A graduate student of applied data science (Supervisor: Simon Sung-Il Woo), Dae-Young Yoon's M.A. dissertation was published in the best academic society in the field of machine learning and information management, the Conference on Information and Knowledge Management (CIKM) 2020 (BK Computer Science IF=3). (22.1% of adoption rate)
Title: "Who is Delivering My Food? Detecting Food Delivery Abusers using Variational Reward Inference Networks"
In this paper, a method of novelty detection was proposed to solve abusing cases that cause numerous problems such as violations of the paid-in-full transportation law in the food delivery market. The designed methods are Inverse reinforcement learning and variational inference, where the reward function can learn the decision maker's intentions.
The reward function is implemented as an artificial neural network that can predict the distribution of compensation through variable inference, and the results of the experiments using commercial food delivery datasets to detect riders who are abusing in sequential data proved that the proposed methods perform better than existing machine learning and deep learning methods.
Through the commercial system which the methodology is applied, we expect to have the effect of establishing a safe delivery culture with regulation of more than 100,000 food delivery riders and ensuring fair opportunities for all riders to prevent accidents from excessive competition.

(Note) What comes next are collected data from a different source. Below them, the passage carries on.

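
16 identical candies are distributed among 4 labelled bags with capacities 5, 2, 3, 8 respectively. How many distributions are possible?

By stars and bars, unrestricted non-negative solutions to x_1+…+x_4 = 16 number C(16+3,3) = 969.
Subtract solutions that violate a single cap (substitute x_i' = x_i − (cap_i+1)): x_1 ≥ 6 gives C(13,3) = 286; x_2 ≥ 3 gives C(16,3) = 560; x_3 ≥ 4 gives C(15,3) = 455; x_4 ≥ 9 gives C(10,3) = 120. Together 1421.
Add back pairs where two caps are both exceeded: 120 + 84 + 4 + 220 + 35 + 20 = 483.
Subtract triples: 20 + 0 + 0 + 1 = 21.
By inclusion–exclusion the count is 969 − 1421 + 483 − 21 = 10.

10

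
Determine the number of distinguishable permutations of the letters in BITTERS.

The 7 letters of BITTERS have repeats: T appearing twice.
The number of distinct arrangements is 7!/(2!) = 5040/2 = 2520.

2520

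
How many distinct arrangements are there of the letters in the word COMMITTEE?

45360

Letter multiplicities in COMMITTEE: C×1, E×2, I×1, M×2, O×1, T×2.
Dividing 9! = 362880 by 2!·2!·2! = 8 for the repeated letters gives 45360.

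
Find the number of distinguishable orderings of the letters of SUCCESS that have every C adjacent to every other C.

120

Treat the 2 copies of C as a single block. The multiset to arrange is then {CC, E, S, S, S, U}, 6 items in all.
That gives (6)!/(3!) = 120 arrangements.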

SKKU's Department of Applied Data Science is a re-education type general graduate school department for corporate employees. It means that Dae-Young who published the paper in the best academic journal in the field of machine learning and information management was working while writing his dissertation.
Dae-Young said, "It took a lot of effort to write the paper while working, but I was able to achieve the results with the help of the members of the department, including the professors and staff. Also, I think I was very lucky to that the results were published in the best academic journal."
He also expressed his ambition, saying, "As a graduate of applied data science at SKKU, I would like to challenge myself to discover new research subjects at a corporation in the future."